Il talento che non conta. Molti insegnanti, secondo Jalongo, non sono
però esenti da colpe: "I sindacati hanno stretto un patto deleterio con
una classe docente demotivata: il punteggio per le graduatorie e gli
scatti di carriera è formato dall'anzianità e dalla situazione
familiare. L'aggiornamento è facoltativo e non porta niente in busta
paga. Negli Stati Uniti gli studenti valutano i loro professori e il
preside ne tiene conto. Nella scuola pubblica francese i docenti che si
aggiornano hanno dei benefici e uno stipendio migliore. Un paese cresce
se investe in cultura e in formazione, che al momento sono le nostre
uniche possibilità di salvezza.
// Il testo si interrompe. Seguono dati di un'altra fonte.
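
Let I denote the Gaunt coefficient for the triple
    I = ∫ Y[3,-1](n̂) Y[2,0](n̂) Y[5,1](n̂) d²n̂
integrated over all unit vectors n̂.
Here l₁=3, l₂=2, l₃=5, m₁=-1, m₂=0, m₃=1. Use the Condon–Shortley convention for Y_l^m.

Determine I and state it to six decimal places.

Checks pass: Σm=0; 10 even; l₃=5∈[1,5].
(2·3+1)(2·2+1)(2·5+1) = 385
Δ: 0! 6! 4! / 11! → 1/2310
sum: t=0:+1/144 = 1/144
3j²(3 2 5; 0 0 0) = Δ·Π!·Σ² = 10/231  (sign -1)
sum: t=0:+1/192 = 1/192
3j²(3 2 5; -1 0 1) = Δ·Π!·Σ² = 3/77  (sign +1)
combine: 4πI² = 385·10/231·3/77 = 50/77
take √, sign -1: I = -0.22731846

-0.227318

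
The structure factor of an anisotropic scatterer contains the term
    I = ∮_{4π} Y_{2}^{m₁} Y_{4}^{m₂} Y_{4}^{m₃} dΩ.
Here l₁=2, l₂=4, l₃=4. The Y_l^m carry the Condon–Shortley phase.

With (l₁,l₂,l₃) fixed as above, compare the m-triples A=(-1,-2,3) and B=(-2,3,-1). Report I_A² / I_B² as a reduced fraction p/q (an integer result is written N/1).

Shared (l₁,l₂,l₃)=(2,4,4): N and (l;000)² cancel in I_A²/I_B².
A: Δ = 2!·2!·6!/11! = 1/13860; Racah Σ t=1..2: t=1:−1/240 t=2:+1/1440 = -1/288; ⇒ 3j(2 4 4; -1 -2 3)² = 5/132, sgn +1
B: Δ = 2!·2!·6!/11! = 1/13860; Racah Σ t=2..2: t=2:+1/480 = 1/480; ⇒ 3j(2 4 4; -2 3 -1)² = 3/110, sgn -1
I_A²/I_B² = (5/132)/(3/110) = 25/18

25/18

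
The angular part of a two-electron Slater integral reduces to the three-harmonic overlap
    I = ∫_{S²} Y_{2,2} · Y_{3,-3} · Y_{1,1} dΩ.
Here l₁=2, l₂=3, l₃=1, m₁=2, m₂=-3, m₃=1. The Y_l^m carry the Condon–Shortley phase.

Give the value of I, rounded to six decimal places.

-0.319865

Rules hold: Σm=0, L=6 even, 1≤1≤5.
N = 5·7·3 = 105
Δ = 4!·0!·2!/7! = 1/105
Racah Σ t=2..2: t=2:+1/4 = 1/4
⇒ 3j(2 3 1; 0 0 0)² = 3/35, sgn -1
Racah Σ t=0..0: t=0:+1/48 = 1/48
⇒ 3j(2 3 1; 2 -3 1)² = 1/7, sgn +1
4πI² = N·(3j₀)²·(3jₘ)² = 9/7
I = -1·√(1.28571/4π) = -0.31986543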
Ma le risorse vanno spese bene: che
cosa fa la nostra scuola per valorizzare il talento dei ragazzi?". Ben
poco, almeno guardando i rank internazionali: alle elementari stiamo ai
primi posti, alle medie scendiamo a metà classifica e gli studenti
escono dalle superiori peggiori di come sono entrati. Un declino che
rispecchia lo stato della scuola pubblica italiana.